Detroit singer Lee Moore started out as the lead voice in Lee & The Leopards singing doo-wop. Their derivative Gordy release isn’t up to much, frankly, and it’s famous for being leased out to Laurie rather than the other way round. The Leopards included George Ross and Prentiss Anderson, who was also a member of Del-Rios in Memphis who included William Bell, Louis Williams of the Ovations and Norm West amongst their number too. The Leopards only Fortune 45 moved the group into a more bluesy bag, a trend that Moore continued in his solo career.

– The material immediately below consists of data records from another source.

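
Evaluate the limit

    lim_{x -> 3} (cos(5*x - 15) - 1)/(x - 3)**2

-25/2

Direct substitution gives 0/0.
Apply L'Hôpital: lim (-5*sin(5*x - 15))/(2*x - 6), still 0/0.
After 2 applications of L'Hôpital's rule the quotient is (-25*cos(5*x - 15))/(2); substituting x = 3 gives -25/2.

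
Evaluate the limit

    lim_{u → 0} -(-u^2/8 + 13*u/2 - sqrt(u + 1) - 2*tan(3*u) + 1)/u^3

289/16

Substitution gives 0/0 (the numerator vanishes to order 3).
Expand each term to order u^3: the coefficient of u^3 in -2·tan(3u) is -18 and in −√(1 + u) is -1/16.
Lower-order terms cancel with the polynomial part, so the numerator is (-289/16)·u^3 + o(u^3), and the limit is (-289/16)/(-1) = 289/16.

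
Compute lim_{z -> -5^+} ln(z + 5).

-∞

As z → -5⁺, z + 5 → 0⁺ and ln(z + 5) → −∞.
Multiplying by 1 gives -∞.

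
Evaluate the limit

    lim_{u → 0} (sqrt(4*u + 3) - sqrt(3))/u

2*√(3)/3

A 0/0 form; rationalise with √(3 + 4u) + √3. This collapses the numerator to 4u, leaving 4/(√(3 + 4u) + √3) → 4/(2√3) = 2*√(3)/3.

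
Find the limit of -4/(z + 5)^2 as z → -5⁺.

As z → -5⁺, (z + 5) → 0⁺, so (z + 5)^2 → 0⁺ and -4/(z + 5)^2 → -∞.

-∞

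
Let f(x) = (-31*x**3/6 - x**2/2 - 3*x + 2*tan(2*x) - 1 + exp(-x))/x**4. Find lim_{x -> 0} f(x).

Substitution gives 0/0 (the numerator vanishes to order 4).
Expand each term to order x^4: the coefficient of x^4 in 2·tan(2x) is 0 and in e^(-x) is 1/24.
Lower-order terms cancel with the polynomial part, so the numerator is (1/24)·x^4 + o(x^4), and the limit is (1/24)/(1) = 1/24.

1/24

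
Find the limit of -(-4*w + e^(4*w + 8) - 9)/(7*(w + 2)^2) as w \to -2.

Direct substitution gives 0/0.
Apply L'Hôpital: lim (4*e^(4*w + 8) - 4)/(-14*w - 28), still 0/0.
After 2 applications of L'Hôpital's rule the quotient is (16*e^(4*w + 8))/(-14); substituting w = -2 gives -8/7.

-8/7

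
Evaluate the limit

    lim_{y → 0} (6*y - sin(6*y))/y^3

Direct substitution gives 0/0.
Apply L'Hôpital: lim (6 - 6*cos(6*y))/(3*y^2), still 0/0.
Apply L'Hôpital: lim (36*sin(6*y))/(6*y), still 0/0.
After 3 applications of L'Hôpital's rule the quotient is (216*cos(6*y))/(6); substituting y = 0 gives 36.

36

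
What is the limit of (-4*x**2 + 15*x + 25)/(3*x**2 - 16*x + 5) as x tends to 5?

-25/14

Direct substitution gives 0/0, so factor. Both numerator and denominator have (x - 5) as a factor.
After cancelling, the expression reduces to (-4*x - 5)/(3*x - 1).
Substituting x = 5 gives -25/14.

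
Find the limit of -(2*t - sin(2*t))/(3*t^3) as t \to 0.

-4/9

Direct substitution gives 0/0.
Apply L'Hôpital: lim (2 - 2*cos(2*t))/(-9*t^2), still 0/0.
Apply L'Hôpital: lim (4*sin(2*t))/(-18*t), still 0/0.
After 3 applications of L'Hôpital's rule the quotient is (8*cos(2*t))/(-18); substituting t = 0 gives -4/9.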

He cut first for James “Diamond Jim” Riley whose productions were much more hard edged and raw than the primped and often sanitised Motown arrangements, and on his two singles for Riley Moore was correspondingly visceral in his vocal approach. I am rather fond of the off beat two part “Heart Of A Woman” and even more in favour of What Goes Up Must Come Down with it’s bluesy feel. Moore’s falsetto phrases on both discs are really great, and the way he barks out “Huh” on the latter title from time to time really sticks in the mind.
At the beginning of the 70s Moore worked with Choker Campbell for his Tri City label and in my view I Been Down Too Long is the best thing this fine vocalist ever recorded. A plodding beat, some strong horns and some tasteful licks from the pianist provide a firm foundation for Moore’s gruff tones. A very strong beat ballad.
As LEE & THE LEOPARDS
Come into my palace / Trying to make it ~ GORDY 7002 (1962) / LAURIE 3197 (1963)

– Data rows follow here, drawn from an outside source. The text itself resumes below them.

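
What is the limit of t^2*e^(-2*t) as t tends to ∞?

0

Write as t^2/e^{2t}, an ∞/∞ form.
Exponential growth dominates any polynomial, so repeated L'Hôpital (or the standard result) gives 0.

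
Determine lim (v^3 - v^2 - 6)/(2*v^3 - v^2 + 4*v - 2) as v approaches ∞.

Numerator and denominator both have degree 3.
Dividing every term by v^3, all lower-order terms vanish and the limit is the ratio of leading coefficients, 1/(2) = 1/2.

1/2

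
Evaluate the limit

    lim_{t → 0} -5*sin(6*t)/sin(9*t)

Substitution gives 0/0.
Divide numerator and denominator by t: sin(6t)/t → 6 and sin(9t)/t → 9, so the limit is -5·6/9 = -10/3.

-10/3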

Don’t press your luck / What about me ~ FORTUNE 867 (1964)
As LEE MOORE
The heart of a woman / Pt 2 ~ DIAMOND JIM 12328 (late 60s)
Do the funky thing / What goes up must come down ~ RILEY'S 8791 (1970)
I been down too long / Ain't gonna spread myself ~ TRI-CITY 320 (1971)
Reachin’ out (for your love) / Pt 2 ~ REACHIN’ ???? / SOURCE 41068 (1979)
Note ~ The Gordy 45 can be found on the appropriate volume of the Complete Motown Singles CD sets.